- Directed by: Eiichi Kudo
- Screenplay by: Kaneo Ikegami
- Produced by: Kanji Amao Jun'ichirō Tamaki
- Starring: Takayuki Akutagawa [ja] Chiezō Kataoka Kōtarō Satomi
- Cinematography: Jūhei Suzuki
- Edited by: Shintarō Miyamoto
- Music by: Akira Ifukube
- Production company: Toei Company
- Distributed by: Toei Company
- Release date: 1963;
- Running time: 125 minutes
- Country: Japan
- Language: Japanese

= 13 Assassins (1963 film) =

13 Assassins (Japanese: 十三人の刺客, romaji: Jūsan-nin no shikaku) is a 1963 Japanese jidaigeki (period drama) film directed by Eiichi Kudo.

==Plot==
In 1844, the Tokugawa shogunate in Japan is in a period of transition, and one of the high ranking lords, Lord Matsudaira, has become tainted by his dissolute and reprobate misconduct. Many leaders in the governing community of the current government feel that the code of honor, bushido, of the samurai is being disgraced by Matsudaira. His reprobate, egotistical, and feckless lifestyle is disgusting to those who come into close contact with him. After receiving reports, Sir Doi is convinced that Matsudaira represents a severe threat to the entire code of honor for the samurai tradition. Sir Doi decides, because of the severity of Matsudaira's misconduct, to take a blood oath to assassinate the reprobate Lord Matsudaira. He enlists a troop of assassins to swear a similar blood oath to do away with Matsudaira in order to restore his country's wellbeing and code of honor.

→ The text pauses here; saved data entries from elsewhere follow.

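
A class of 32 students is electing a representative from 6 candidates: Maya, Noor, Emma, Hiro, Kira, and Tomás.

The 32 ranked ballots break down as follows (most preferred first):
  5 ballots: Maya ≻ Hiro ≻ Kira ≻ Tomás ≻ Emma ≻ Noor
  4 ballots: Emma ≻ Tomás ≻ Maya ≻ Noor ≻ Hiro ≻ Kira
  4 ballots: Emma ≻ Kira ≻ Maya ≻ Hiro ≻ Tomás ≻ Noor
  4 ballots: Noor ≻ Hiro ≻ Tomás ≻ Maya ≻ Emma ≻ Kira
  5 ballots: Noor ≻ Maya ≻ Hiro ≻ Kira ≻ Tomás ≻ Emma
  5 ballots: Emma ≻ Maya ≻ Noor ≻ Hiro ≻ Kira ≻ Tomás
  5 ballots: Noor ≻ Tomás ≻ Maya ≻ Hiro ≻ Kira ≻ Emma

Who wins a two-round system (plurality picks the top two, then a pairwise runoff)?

Round 1 first-place votes: Maya 5, Noor 14, Emma 13, Hiro 0, Kira 0, Tomás 0. Noor and Emma advance.
Runoff: Noor is ranked above Emma on 14 ballots, Emma above Noor on 18.

Emma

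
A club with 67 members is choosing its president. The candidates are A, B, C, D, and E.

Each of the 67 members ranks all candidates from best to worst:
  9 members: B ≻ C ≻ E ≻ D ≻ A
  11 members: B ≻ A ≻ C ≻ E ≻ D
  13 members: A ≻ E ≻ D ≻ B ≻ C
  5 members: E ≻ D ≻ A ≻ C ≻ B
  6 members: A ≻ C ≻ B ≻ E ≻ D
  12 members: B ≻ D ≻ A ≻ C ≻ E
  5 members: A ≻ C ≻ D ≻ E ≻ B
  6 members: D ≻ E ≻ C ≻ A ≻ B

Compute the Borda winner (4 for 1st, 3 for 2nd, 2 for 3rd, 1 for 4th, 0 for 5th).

A

A: 9×0 + 11×3 + 13×4 + 5×2 + 6×4 + 12×2 + 5×4 + 6×1 = 169
B: 9×4 + 11×4 + 13×1 + 5×0 + 6×2 + 12×4 + 5×0 + 6×0 = 153
C: 9×3 + 11×2 + 13×0 + 5×1 + 6×3 + 12×1 + 5×3 + 6×2 = 111
D: 9×1 + 11×0 + 13×2 + 5×3 + 6×0 + 12×3 + 5×2 + 6×4 = 120
E: 9×2 + 11×1 + 13×3 + 5×4 + 6×1 + 12×0 + 5×1 + 6×3 = 117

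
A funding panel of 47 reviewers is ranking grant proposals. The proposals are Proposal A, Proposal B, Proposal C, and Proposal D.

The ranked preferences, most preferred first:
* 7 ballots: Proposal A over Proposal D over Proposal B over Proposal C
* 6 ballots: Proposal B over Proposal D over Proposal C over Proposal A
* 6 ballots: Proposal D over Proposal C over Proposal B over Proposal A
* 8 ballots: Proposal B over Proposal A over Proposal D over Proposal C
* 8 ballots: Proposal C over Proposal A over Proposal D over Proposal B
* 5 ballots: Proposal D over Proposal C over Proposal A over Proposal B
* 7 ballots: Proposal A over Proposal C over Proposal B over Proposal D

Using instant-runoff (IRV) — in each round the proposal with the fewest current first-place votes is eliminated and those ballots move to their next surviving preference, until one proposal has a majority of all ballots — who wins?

Round 1: Proposal A 14, Proposal B 14, Proposal C 8, Proposal D 11. Proposal C eliminated.
Round 2: Proposal A 22, Proposal B 14, Proposal D 11. Proposal D eliminated.
Round 3: Proposal A 27, Proposal B 20. Proposal A has a majority (≥24).

Proposal A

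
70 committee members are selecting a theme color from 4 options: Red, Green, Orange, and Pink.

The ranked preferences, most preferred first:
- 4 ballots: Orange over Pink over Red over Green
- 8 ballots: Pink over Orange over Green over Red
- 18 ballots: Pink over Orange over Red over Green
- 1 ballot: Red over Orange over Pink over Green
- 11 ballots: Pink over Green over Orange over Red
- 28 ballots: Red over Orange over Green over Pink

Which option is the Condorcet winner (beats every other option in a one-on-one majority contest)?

Pink

Pink vs Red: 41–29
Pink vs Green: 42–28
Pink vs Orange: 37–33
Pink beats every other option.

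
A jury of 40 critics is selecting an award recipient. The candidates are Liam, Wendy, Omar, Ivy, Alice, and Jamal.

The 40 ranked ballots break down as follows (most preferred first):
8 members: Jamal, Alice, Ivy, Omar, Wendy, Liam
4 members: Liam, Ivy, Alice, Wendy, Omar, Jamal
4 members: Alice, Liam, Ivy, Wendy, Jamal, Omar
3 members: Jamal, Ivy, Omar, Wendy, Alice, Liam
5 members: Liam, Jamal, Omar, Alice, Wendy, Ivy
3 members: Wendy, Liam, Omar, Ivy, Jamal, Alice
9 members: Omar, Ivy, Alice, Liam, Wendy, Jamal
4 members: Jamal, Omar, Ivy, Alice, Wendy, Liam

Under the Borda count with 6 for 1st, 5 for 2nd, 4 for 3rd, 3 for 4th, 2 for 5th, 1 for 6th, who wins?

Ivy

Liam: 8×1 + 4×6 + 4×5 + 3×1 + 5×6 + 3×5 + 9×3 + 4×1 = 131
Wendy: 8×2 + 4×3 + 4×3 + 3×3 + 5×2 + 3×6 + 9×2 + 4×2 = 103
Omar: 8×3 + 4×2 + 4×1 + 3×4 + 5×4 + 3×4 + 9×6 + 4×5 = 154
Ivy: 8×4 + 4×5 + 4×4 + 3×5 + 5×1 + 3×3 + 9×5 + 4×4 = 158
Alice: 8×5 + 4×4 + 4×6 + 3×2 + 5×3 + 3×1 + 9×4 + 4×3 = 152
Jamal: 8×6 + 4×1 + 4×2 + 3×6 + 5×5 + 3×2 + 9×1 + 4×6 = 142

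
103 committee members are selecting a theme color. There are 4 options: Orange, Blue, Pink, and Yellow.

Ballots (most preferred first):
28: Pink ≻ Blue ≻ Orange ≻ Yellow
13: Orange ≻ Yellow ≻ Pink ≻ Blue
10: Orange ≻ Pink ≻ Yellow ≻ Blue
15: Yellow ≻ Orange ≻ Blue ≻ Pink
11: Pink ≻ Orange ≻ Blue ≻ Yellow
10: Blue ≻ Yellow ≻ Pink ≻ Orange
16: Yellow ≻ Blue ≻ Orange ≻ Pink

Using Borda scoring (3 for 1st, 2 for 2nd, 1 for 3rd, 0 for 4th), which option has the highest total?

Orange: 28×1 + 13×3 + 10×3 + 15×2 + 11×2 + 10×0 + 16×1 = 165
Blue: 28×2 + 13×0 + 10×0 + 15×1 + 11×1 + 10×3 + 16×2 = 144
Pink: 28×3 + 13×1 + 10×2 + 15×0 + 11×3 + 10×1 + 16×0 = 160
Yellow: 28×0 + 13×2 + 10×1 + 15×3 + 11×0 + 10×2 + 16×3 = 149

Orange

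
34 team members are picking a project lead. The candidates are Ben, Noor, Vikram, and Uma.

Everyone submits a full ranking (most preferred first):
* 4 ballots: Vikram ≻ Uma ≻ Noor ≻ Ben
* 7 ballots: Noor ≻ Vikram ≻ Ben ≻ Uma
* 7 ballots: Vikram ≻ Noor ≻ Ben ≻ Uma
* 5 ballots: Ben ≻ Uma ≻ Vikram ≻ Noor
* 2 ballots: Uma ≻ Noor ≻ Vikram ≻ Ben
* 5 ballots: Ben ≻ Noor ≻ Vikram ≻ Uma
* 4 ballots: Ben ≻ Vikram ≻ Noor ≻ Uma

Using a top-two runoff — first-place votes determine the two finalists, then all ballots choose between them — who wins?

Round 1 first-place votes: Ben 14, Noor 7, Vikram 11, Uma 2. Ben and Vikram advance.
Runoff: Ben is ranked above Vikram on 14 ballots, Vikram above Ben on 20.

Vikram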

Shinzaemon gathers a diverse group of warriors with the intent to trap and kill Matsudaira and his 200 bodyguards in the town of Ochiai. Using clever tactics, Shinzaemon successfully evens the odds against the overwhelming force and defeating the enemy lord and his rival, the leader of the bodyguards, Hanbei.

==Cast==

- Takayuki Akutagawa as Narrator
- Chiezō Kataoka as Shinzaemon Shimada
- Kōtarō Satomi as Shinrokurō Shimada
- Ryōhei Uchida as Hanbei kitou
- Tetsurō Tanba as Doi Toshitsura
- Satomi Oka
- Yuriko Mishima
- Junko Fuji as Kayo
- Chōichirō Kawarasaki
- Michitarō Mizushima
- Kunio Kaga
- Seishiro Sawamura
- Kusuo Abe
- Shingo Yamashiro as Koyata Kiga
- Kōshirō Harada
- Shunji Kasuga
- Ushio Akashi
- Eijirō Kataoka
- Ryūji Kita
- Ryōsuke Kagawa
- Kantarō Suga as Naritsugu
- Shun'ya Wazaki
- Hiroshi Mizuno
- Michimaro Kotabe
- Tsukie Matsuura
- Noboru Aihara
- Masao Hori
- Kinnosuke Takamatsu
- Akira Shioji as Horii
- Masaharu Arikawa
- Mitsugu Fujii
- Ryōzō Tanaka
- Kandō Arashi
- Kunio Hikita
- Kyōnosuke Murai
- Masuo Kamiki
- Jun Harukawa
- Ren Takahashi
- Ryōnosuke Doi
- Masaru Fujiwara
- Isamu Dobashi
- Hiroshi Kasuga
- Kanjūrō Arashi as Saheita Kuranaga
- Kō Nishimura as Kujūrō Hirayama
- Ryūnosuke Tsukigata as Makino
- Isao Natsuyagi (uncredited)

==Remakes==

The film was remade in 2010 by Takashi Miike. The remake was met with critical acclaim. BFI, in an assessment of the top ten samurai films, compared the remake of the film to the original version stating: "Set in 1844, 13 Assassins follows the Seven Samurai template, featuring a band of samurais who come together to overthrow a despotic lord for the greater good of society. Miike’s version benefits from a far more generous budget, with a wonderful attention to period sets and costumes and some inventively choreographed fight scenes."

Between the original 1963 film and the 2010 remake, a 1990 production by Fuji TV aired as a television movie starring noted actor Tatsuya Nakadai in the lead role (Shimada Shinzaemon).